In a written response, Drs. Cosgrove and Krimsky told Medscape Medical News: "Our paper accurately reported the commercial ties of DSM-5 members, as we obtained this data from the disclosure forms they submitted to the APA. We reported commercial ties as defined by the APA itself."

In his statement, Dr. Oldham asserts that the authors' comparison of DSM-IV and DSM-5 Task Force and Work Group members is "not valid" because there were no disclosure requirements for journals, symposia, or the DSM-IV Task Force at the time of the 1994 release of DSM-IV.

Drs. Cosgrove and Krimsky disagree:

"The first study we conducted on the DSM-IV and DSM IV-TR (Text Revision), published in 1994 and 2000, respectively, was based on objective information we obtained from published sources since the DSM did not disclose at that time the financial interests of panel members," they told Medscape Medical News.

"We used the same methodology in the current study, although the sources of information were different because DSM-5 did a lot of work for us by disclosing the financial ties. Thus, the statement that our comparison does not work is wrong," they added.

Dr. Oldham emphasizes in his statement that in assembling the DSM-5's Task Force and Work Groups, "the APA's Board of Trustees developed an extensive process of written disclosure of potential conflicts of interest."

Serious Issue

He added, "These disclosures are required of all professionals who participate in the development of DSM-5. An independent APA committee reviews these disclosure documents, which are updated annually or whenever a member's financial interests change. Individuals are only permitted to serve on a work group or the Task Force if they are judged to have no significant financial interests."

Dr. Oldham also noted that the "Board of Trustees' guiding principles and disclosure policies for DSM panel members require annual disclosure of any competing interests or potentially conflicting relationships with entities that have an interest in psychiatric diagnoses and treatments."

"In addition, all Task Force and Work Group members agreed that, starting in 2007 and continuing for the duration of their work on DSM-5, each member's total annual income derived from industry sources would not exceed $10,000 in any calendar year.

"This standard is more stringent than requirements for employees at the National Institutes of Health and for members of advisory committees for the Food and Drug Administration. And since their participation in DSM-5 began, many Task Force members have gone to greater lengths by terminating many of their industry relationships," Dr. Oldham said.

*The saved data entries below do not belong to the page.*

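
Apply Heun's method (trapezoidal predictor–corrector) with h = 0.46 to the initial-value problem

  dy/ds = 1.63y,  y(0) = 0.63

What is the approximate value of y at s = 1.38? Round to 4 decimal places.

Heun: k1 = f(s_n, y_n); k2 = f(s_n + h, y_n + h·k1); y_{n+1} = y_n + (h/2)·(k1 + k2).
s=0.000000, y=0.630000:
  k1 = f(0.000000, 0.630000) = 1.026900
  k2 = f(0.460000, 1.102374) = 1.796870
  y ← 0.630000 + (0.46/2)·(1.026900 + 1.796870) = 1.279467
s=0.460000, y=1.279467:
  k1 = f(0.460000, 1.279467) = 2.085531
  k2 = f(0.920000, 2.238811) = 3.649263
  y ← 1.279467 + (0.46/2)·(2.085531 + 3.649263) = 2.598470
s=0.920000, y=2.598470:
  k1 = f(0.920000, 2.598470) = 4.235505
  k2 = f(1.380000, 4.546802) = 7.411287
  y ← 2.598470 + (0.46/2)·(4.235505 + 7.411287) = 5.277232
y(1.38) ≈ 5.2772

5.2772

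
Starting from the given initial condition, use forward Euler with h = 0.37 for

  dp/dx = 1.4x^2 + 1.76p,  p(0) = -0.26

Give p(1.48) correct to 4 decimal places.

-0.6328

Euler: p_{n+1} = p_n + h·f(x_n, p_n).
x=0.000000, p=-0.260000: f=-0.457600 → p ← -0.260000 + 0.37·(-0.457600) = -0.429312
x=0.370000, p=-0.429312: f=-0.563929 → p ← -0.429312 + 0.37·(-0.563929) = -0.637966
x=0.740000, p=-0.637966: f=-0.356180 → p ← -0.637966 + 0.37·(-0.356180) = -0.769752
x=1.110000, p=-0.769752: f=0.370176 → p ← -0.769752 + 0.37·0.370176 = -0.632787
p(1.48) ≈ -0.6328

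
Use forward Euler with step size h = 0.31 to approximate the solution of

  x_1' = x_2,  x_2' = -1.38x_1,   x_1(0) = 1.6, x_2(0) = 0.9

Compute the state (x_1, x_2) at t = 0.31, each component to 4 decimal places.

1.8790, 0.2155

Euler on (x_1,x_2): x_1_{n+1} = x_1_n + h·x_1', x_2_{n+1} = x_2_n + h·x_2'.
0.000000: (1.600000, 0.900000); f=(0.900000, -2.208000) → (1.879000, 0.215520)
(x_1(0.31), x_2(0.31)) ≈ (1.8790, 0.2155)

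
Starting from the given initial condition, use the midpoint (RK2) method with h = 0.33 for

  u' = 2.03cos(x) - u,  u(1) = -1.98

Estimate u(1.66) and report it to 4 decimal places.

-0.8665

Midpoint: k1 = f(x_n, u_n); k2 = f(x_n + h/2, u_n + (h/2)·k1); u_{n+1} = u_n + h·k2.
x=1.000000, u=-1.980000:
  k1 = f(1.000000, -1.980000) = 3.076814
  k2 = f(1.165000, -1.472326) = 2.273669
  u ← -1.980000 + 0.33·2.273669 = -1.229689
x=1.330000, u=-1.229689:
  k1 = f(1.330000, -1.229689) = 1.713796
  k2 = f(1.495000, -0.946913) = 1.100632
  u ← -1.229689 + 0.33·1.100632 = -0.866481
u(1.66) ≈ -0.8665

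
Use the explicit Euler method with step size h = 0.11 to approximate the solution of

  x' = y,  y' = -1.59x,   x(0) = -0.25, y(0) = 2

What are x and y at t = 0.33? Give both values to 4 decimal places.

Euler on (x,y): x_{n+1} = x_n + h·x', y_{n+1} = y_n + h·y'.
0.000000: (-0.250000, 2.000000); f=(2.000000, 0.397500) → (-0.030000, 2.043725)
0.110000: (-0.030000, 2.043725); f=(2.043725, 0.047700) → (0.194810, 2.048972)
0.220000: (0.194810, 2.048972); f=(2.048972, -0.309748) → (0.420197, 2.014900)
(x(0.33), y(0.33)) ≈ (0.4202, 2.0149)

0.4202, 2.0149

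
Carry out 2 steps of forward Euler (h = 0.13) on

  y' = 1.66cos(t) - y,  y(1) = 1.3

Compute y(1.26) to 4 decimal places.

1.1775

Euler: y_{n+1} = y_n + h·f(t_n, y_n).
t=1.000000, y=1.300000: f=-0.403098 → y ← 1.300000 + 0.13·(-0.403098) = 1.247597
t=1.130000, y=1.247597: f=-0.539342 → y ← 1.247597 + 0.13·(-0.539342) = 1.177483
y(1.26) ≈ 1.1775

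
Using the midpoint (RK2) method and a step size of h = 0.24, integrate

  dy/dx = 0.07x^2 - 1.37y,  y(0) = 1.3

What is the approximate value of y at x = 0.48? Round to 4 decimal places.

Midpoint: k1 = f(x_n, y_n); k2 = f(x_n + h/2, y_n + (h/2)·k1); y_{n+1} = y_n + h·k2.
x=0.000000, y=1.300000:
  k1 = f(0.000000, 1.300000) = -1.781000
  k2 = f(0.120000, 1.086280) = -1.487196
  y ← 1.300000 + 0.24·(-1.487196) = 0.943073
x=0.240000, y=0.943073:
  k1 = f(0.240000, 0.943073) = -1.287978
  k2 = f(0.360000, 0.788516) = -1.071194
  y ← 0.943073 + 0.24·(-1.071194) = 0.685986
y(0.48) ≈ 0.6860

0.6860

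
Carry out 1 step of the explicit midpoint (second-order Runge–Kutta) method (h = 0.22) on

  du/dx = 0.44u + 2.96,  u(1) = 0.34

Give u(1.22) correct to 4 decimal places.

1.0572

Midpoint: k1 = f(x_n, u_n); k2 = f(x_n + h/2, u_n + (h/2)·k1); u_{n+1} = u_n + h·k2.
x=1.000000, u=0.340000:
  k1 = f(1.000000, 0.340000) = 3.109600
  k2 = f(1.110000, 0.682056) = 3.260105
  u ← 0.340000 + 0.22·3.260105 = 1.057223
u(1.22) ≈ 1.0572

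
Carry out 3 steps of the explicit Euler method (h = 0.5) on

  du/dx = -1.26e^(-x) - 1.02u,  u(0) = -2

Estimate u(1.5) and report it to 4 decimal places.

Euler: u_{n+1} = u_n + h·f(x_n, u_n).
x=0.000000, u=-2.000000: f=0.780000 → u ← -2.000000 + 0.5·0.780000 = -1.610000
x=0.500000, u=-1.610000: f=0.877971 → u ← -1.610000 + 0.5·0.877971 = -1.171014
x=1.000000, u=-1.171014: f=0.730907 → u ← -1.171014 + 0.5·0.730907 = -0.805561
u(1.5) ≈ -0.8056

-0.8056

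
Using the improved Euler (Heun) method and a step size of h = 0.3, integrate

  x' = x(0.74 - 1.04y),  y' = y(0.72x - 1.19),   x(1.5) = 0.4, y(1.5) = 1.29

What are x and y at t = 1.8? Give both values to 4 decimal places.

0.3522, 0.9808

Heun on (x,y): k1 = f(t_n, state_n); k2 = f(t_n + h, state_n + h·k1); state_{n+1} = state_n + (h/2)·(k1 + k2).
1.500000: (0.400000, 1.290000)
  k1 = (-0.240640, -1.163580)
  predictor → (0.327808, 0.940926)
  k2 = (-0.078203, -0.897623)
  → (0.352174, 0.980820)
(x(1.8), y(1.8)) ≈ (0.3522, 0.9808)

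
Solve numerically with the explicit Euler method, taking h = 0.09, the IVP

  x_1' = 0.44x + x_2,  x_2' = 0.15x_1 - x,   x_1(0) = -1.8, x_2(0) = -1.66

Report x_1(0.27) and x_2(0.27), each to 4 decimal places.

Euler on (x_1,x_2): x_1_{n+1} = x_1_n + h·x_1', x_2_{n+1} = x_2_n + h·x_2'.
0.000000: (-1.800000, -1.660000); f=(-1.660000, -0.270000) → (-1.949400, -1.684300)
0.090000: (-1.949400, -1.684300); f=(-1.644700, -0.382410) → (-2.097423, -1.718717)
0.180000: (-2.097423, -1.718717); f=(-1.639517, -0.494613) → (-2.244980, -1.763232)
(x_1(0.27), x_2(0.27)) ≈ (-2.2450, -1.7632)

-2.2450, -1.7632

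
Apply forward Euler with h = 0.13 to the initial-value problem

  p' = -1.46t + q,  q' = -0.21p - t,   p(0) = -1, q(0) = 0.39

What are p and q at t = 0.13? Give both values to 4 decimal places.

Euler on (p,q): p_{n+1} = p_n + h·p', q_{n+1} = q_n + h·q'.
0.000000: (-1.000000, 0.390000); f=(0.390000, 0.210000) → (-0.949300, 0.417300)
(p(0.13), q(0.13)) ≈ (-0.9493, 0.4173)

-0.9493, 0.4173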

Dr. Oldham believes that potential financial conflicts of interests are "serious concerns that merit careful, ongoing monitoring. The APA remains committed to reducing potential bias and conflicts of interest through our stringent guidelines."

Dr. Cosgrove and Dr. Krimsky received no specific funding for writing the essay. Dr. Cosgrove, Dr. Krimsky, and Dr. Oldham have disclosed no relevant financial relationships.